Sometimes just writing about something can cause you to rethink and this is the case with my last post, which has nagged at me a bit.
Firstly I worried that the first paragraph sounded a bit dismissive of those who post statistics and properly analyse their measurements. That was not my intention and in fact would go against my whole philosophy of running. I believe that we all have to find the approach that suits us best and this is informed by a combination of our own motivations, physiology, and character. Because of this it is a good way to learn more about yourself and realise that whatever works is the right thing to do. In this way running is wonderfully permissive.
Trying to write accurately is always a work in progress and I often think I have not been totally clear. I am fairly used to putting such thoughts aside and telling myself to do better next time. This time though I was also worried that I was wrong in substance and this is what has been nagging.
My intention was to merely to describe something that has happened in my running – I have gradually become less interested in measurement whilst the general trend seems to be in the opposite direction. But the act of writing about it has made me wonder whether it is a good or not, is it careless or rational?
Coincidently I am reading about the six errors of thinking as listed by Thomas Kida, the first of which is preferring stories to statistics. So by this criterion I am sitting on the stupid side of the fence because I recognise that the best we to see underlying patterns and find the truth of our behaviour is to look at a dataset.
The data I keep is rather limited for this. I have a number of set runs which have names like: run to the border, monument to monument, or famous five. My diary entry is the name, total time, average heart rate, and times for the various segments of the route (plus any other descriptive stuff). These give me snapshots that can be compared and an idea of how I am doing. But I do not keep this data for all runs and often I just go out for a set amount of time.
This fits in with an underlying idea of keeping things simple but it is possible that I could get more out of my sessions if I measured more and kept an ongoing analysis.
But lets go back to the error of thinking and people preferring stories to statistics. In the area of public policy this is common and can be dangerous as a strong anecdote will trump a nuanced understanding of the actual situation (think MMR). However my running is totally my own anecdote. When I run I am looking for stories, whether they are about my surroundings, my experiences, or the exploits of others; I want some form of narrative. So by this criterion I am not being irrational in not paying too much attention to statistics.
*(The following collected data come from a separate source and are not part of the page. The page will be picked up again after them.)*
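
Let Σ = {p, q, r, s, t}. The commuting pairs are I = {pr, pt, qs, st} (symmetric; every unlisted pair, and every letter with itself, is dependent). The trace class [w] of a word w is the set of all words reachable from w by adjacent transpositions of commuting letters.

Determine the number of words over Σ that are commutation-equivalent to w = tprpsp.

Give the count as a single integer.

6

0(t) covers ∅
1(p) covers ∅
2(r) covers 0:t
3(p) covers 1:p
4(s) covers 2:r, 3:p
5(p) covers 4:s
floor of heap: 0:t, 1:p
completions by unplaced set U, small U first (add the entries for U minus each lowest piece of U):
  |U|=1: {5}:1
  |U|=2: {4,5}:1
  |U|=3: {2,4,5}:1  {3,4,5}:1
  |U|=4: {0,2,4,5}:1  {1,3,4,5}:1  {2,3,4,5}:2
  start at 0(t): 3
  start at 1(p): 3
sum over floor = 6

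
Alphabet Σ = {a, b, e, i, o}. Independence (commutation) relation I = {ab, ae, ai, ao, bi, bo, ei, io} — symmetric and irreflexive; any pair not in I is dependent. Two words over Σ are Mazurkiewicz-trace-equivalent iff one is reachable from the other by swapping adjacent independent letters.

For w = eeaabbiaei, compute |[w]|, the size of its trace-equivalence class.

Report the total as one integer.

0(e) covers ∅
1(e) covers 0:e
2(a) covers ∅
3(a) covers 2:a
4(b) covers 1:e
5(b) covers 4:b
6(i) covers ∅
7(a) covers 3:a
8(e) covers 5:b
9(i) covers 6:i
floor of heap: 0:e, 2:a, 6:i
completions by unplaced set U, small U first (add the entries for U minus each lowest piece of U):
  |U|=1: {7}:1  {8}:1  {9}:1
  |U|=2: {3,7}:1  {5,8}:1  {6,9}:1  {7,8}:2  {7,9}:2  {8,9}:2
  |U|=3: {2,3,7}:1  {3,7,8}:3  {3,7,9}:3  {4,5,8}:1  {5,7,8}:3  {5,8,9}:3  {6,7,9}:3  {6,8,9}:3  {7,8,9}:6
  |U|=4: {1,4,5,8}:1  {2,3,7,8}:4  {2,3,7,9}:4  {3,5,7,8}:6  {3,6,7,9}:6  {3,7,8,9}:12  {4,5,7,8}:4  {4,5,8,9}:4  {5,6,8,9}:6  {5,7,8,9}:12  {6,7,8,9}:12
  |U|=5: {0,1,4,5,8}:1  {1,4,5,7,8}:5  {1,4,5,8,9}:5  {2,3,5,7,8}:10  {2,3,6,7,9}:10  {2,3,7,8,9}:20  {3,4,5,7,8}:10  {3,5,7,8,9}:30  {3,6,7,8,9}:30  {4,5,6,8,9}:10  {4,5,7,8,9}:20  {5,6,7,8,9}:30
  |U|=6: {0,1,4,5,7,8}:6  {0,1,4,5,8,9}:6  {1,3,4,5,7,8}:15  {1,4,5,6,8,9}:15  {1,4,5,7,8,9}:30  {2,3,4,5,7,8}:20  {2,3,5,7,8,9}:60  {2,3,6,7,8,9}:60  {3,4,5,7,8,9}:60  {3,5,6,7,8,9}:90  {4,5,6,7,8,9}:60
  |U|=7: {0,1,3,4,5,7,8}:21  {0,1,4,5,6,8,9}:21  {0,1,4,5,7,8,9}:42  {1,2,3,4,5,7,8}:35  {1,3,4,5,7,8,9}:105  {1,4,5,6,7,8,9}:105  {2,3,4,5,7,8,9}:140  {2,3,5,6,7,8,9}:210  {3,4,5,6,7,8,9}:210
  |U|=8: {0,1,2,3,4,5,7,8}:56  {0,1,3,4,5,7,8,9}:168  {0,1,4,5,6,7,8,9}:168  {1,2,3,4,5,7,8,9}:280  {1,3,4,5,6,7,8,9}:420  {2,3,4,5,6,7,8,9}:560
  start at 0(e): 1260
  start at 2(a): 756
  start at 6(i): 504
sum over floor = 2520

2520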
It could therefore be that both these statements are true:
My current approach to record keeping is fully in accord with my reasons for running.
I could improve my running by more accurately recording and analysing my progress.
I like the ambiguity. The wonderful freedom of running is that I can easily change what I do, flip between approaches, and find what suits my needs at a particular time.
It doesn't matter what I do as long as I do it consciously.